Ella suspiraba, se enrojecía y hasta sorprendí lágrimas en sus pupilas, del color de la pervinca primaveral.
-Es difícil contestar a eso... -mur­muró al fin. Yo creo que me quería, aunque no me lo demostrase «así»..., vamos..., con mucho fuego... Ya sabe usted que el estudio y el talento hacen: a la gente..., qué sé yo..., un poco hu­raña... Es decir, hablo en general... Mi esposo, el pobre, a sus libros, a, sus cuartillas, a sus bibliotecas; no crea usted que en casa paraba mucho... Don= de escribía era en la Nacional; y se venía con su porfolio atestado de notas, de borradores...
-De modo que... -exclamé involun­tariamente, con expresión extraña.
-Y además... -continuó ella palpi­tando-, nuestras edades... diferentes... Ya ve usted: Sofías al morir cumplía los setenta y uno... Y yo...
-Usted tendrá veintiocho...
-En seis meses se ha equivocado us­ted... Veintiocho y medio... -y una lla­marada de juventud alumbró la cara resignada y melancólica, y una risa dulce entreabrió los labios frescos y puros...

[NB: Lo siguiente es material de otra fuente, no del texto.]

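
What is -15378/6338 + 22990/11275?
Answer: -251603/649645 ≈ -0.38729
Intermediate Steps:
-15378/6338 + 22990/11275 = -15378*1/6338 + 22990*(1/11275) = -7689/3169 + 418/205 = -251603/649645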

Sin saber lo que hacía, le estreché las manos, y en voz baja, apasionada, pronuncié su nombre. Ella cerró los ojos; se deprimía y alzaba su pecho bajo la tirante lana negra de su corpi­ño enlutado... Salté de la silla, aver­gonzado y lleno de terror. ¡Estábamos ofendiendo la memoria gloriosa de So­fías! Me despedí atropelladamente, con propósito de no volver más allí; ¡nun­ca, nunca! ¡Sería hacerme reo de un delito; sería desmentir completamente mi ideal! Al levantar el portier, me volví un momento y vi que la viuda re­primía el llanto, apoyando el pañuelo sobre la boca. «¡Adiós para toda la vi­da! -pronuncié en mis adentros. ¡No seré yo quien te despoje del blasón de ser viuda del eminente!... ¡No volve­rás a verme, mujer encantadora!... Así como así -pensaba al bajar la escalera, y por vía de consuelo, ya tengo noti­cias y datos sobrados para redactar mi fundamental estudio.»